Di solito si perdona perché conviene, ma non si dimentica, non si può
dimenticare; la ferita resta e continua a sanguinare, soprattutto se quella di oggi riapre
altre ferite del passato, ingiustizie che per il momento sono propriamente impossibili da
mettere a fuoco, perché profondamente sepolte nell'inconscio, ma che in passato hanno
indurito il nostro cuore una volta per tutte. Ci sono forme di disprezzo, umiliazioni,
violenze e stupri che sono letteralmente imperdonabili, e l'odio che hanno seminato era
l'unico mezzo che la vittima aveva a sua disposizione per salvaguardare un resto di
dignità. Le repliche e le rivincite, tanti anni dopo, arrecano ancora sollievo.

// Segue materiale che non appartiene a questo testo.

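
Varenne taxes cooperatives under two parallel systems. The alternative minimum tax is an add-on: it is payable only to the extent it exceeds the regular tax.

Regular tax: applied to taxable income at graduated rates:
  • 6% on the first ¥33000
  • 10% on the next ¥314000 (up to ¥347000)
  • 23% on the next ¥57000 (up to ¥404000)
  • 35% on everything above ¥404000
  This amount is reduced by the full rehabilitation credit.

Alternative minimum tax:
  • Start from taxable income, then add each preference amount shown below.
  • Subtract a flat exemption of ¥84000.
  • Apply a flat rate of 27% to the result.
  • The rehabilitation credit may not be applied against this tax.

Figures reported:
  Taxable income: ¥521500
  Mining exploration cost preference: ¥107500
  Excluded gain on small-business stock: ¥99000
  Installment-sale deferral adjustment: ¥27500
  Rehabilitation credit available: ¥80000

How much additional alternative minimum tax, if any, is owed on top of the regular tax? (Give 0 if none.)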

No, non è facile perdonare, e in certi casi sarebbe anzi ambiguo farlo troppo a
buon mercato. E tuttavia, quali che siano le ferite nascoste che noi ci portiamo nel cuore,
insieme a tanti sentimenti inconfessabili che vi si sovrappongono, la parola di Gesù
continua a farsi sentire: “Amate i vostri nemici, fate del bene a quelli che vi odiano ... A
chi ti percuote sulla guancia, offri anche l'altra”. È proprio questo il comandamento
nuovo, il segno dal quale tutti potranno riconoscere che noi ormai apparteniamo a Gesù.
Allora come fare? Non è tanto la nostra cattiva volontà, né una mancanza di
generosità ciò che ci rende il perdono quasi impossibile: sono le nostre ferite. Eravamo
già in difficoltà e ogni nuovo sgarbo ce lo ricorda e viene voglia di gridare, di
difendersi, di controbattere. Queste ferite devono essere rispettate. Ogni tentativo di fare
come se non esistessero è destinato al fallimento, rischia di inasprirle ulteriormente, di
avvelenare in modo ancora più durevole le nostre relazioni già tanto minacciate.
La ragione di questo è semplice: una ferita deve in primo luogo rimarginarsi, è un
imperativo. Ora, di rimedi non ve ne sono altri al di fuori di quello che Gesù stesso
suggerisce: “Siate misericordiosi, come il Padre vostro è misericordioso ... perdonate e
sarete perdonati”. Già il solo fatto di aver sperimentato su di sé l'amore di Gesù e il suo
perdono può guarire in modo permanente le nostre ferite e insegnarci ad amare come lui
ci ha amati. In effetti non vi è nulla sulla terra che possa essere paragonato a questo
amore, ma solo coloro che ne hanno fatto esperienza possono credervi e testimoniarlo,
solo i discepoli di Gesù possono amare come lui li ha amati, senza perdersi, senza farsi
del male e senza fare del male agli altri.
Ogni altro amore è provvisorio, non ne è che una pallida immagine e deve ancora
attraversare la morte, con Gesù, prima di dare pienamente frutto. Proprio per questo
l'amore cristiano ha qualcosa del miracoloso, il miracolo di Pasqua, un miracolo d'amore
che Gesù solo può operare nel nostro cuore. “Noi sappiamo che siamo passati dalla
morte alla vita, perché amiamo i fratelli” (I Gv 3,14).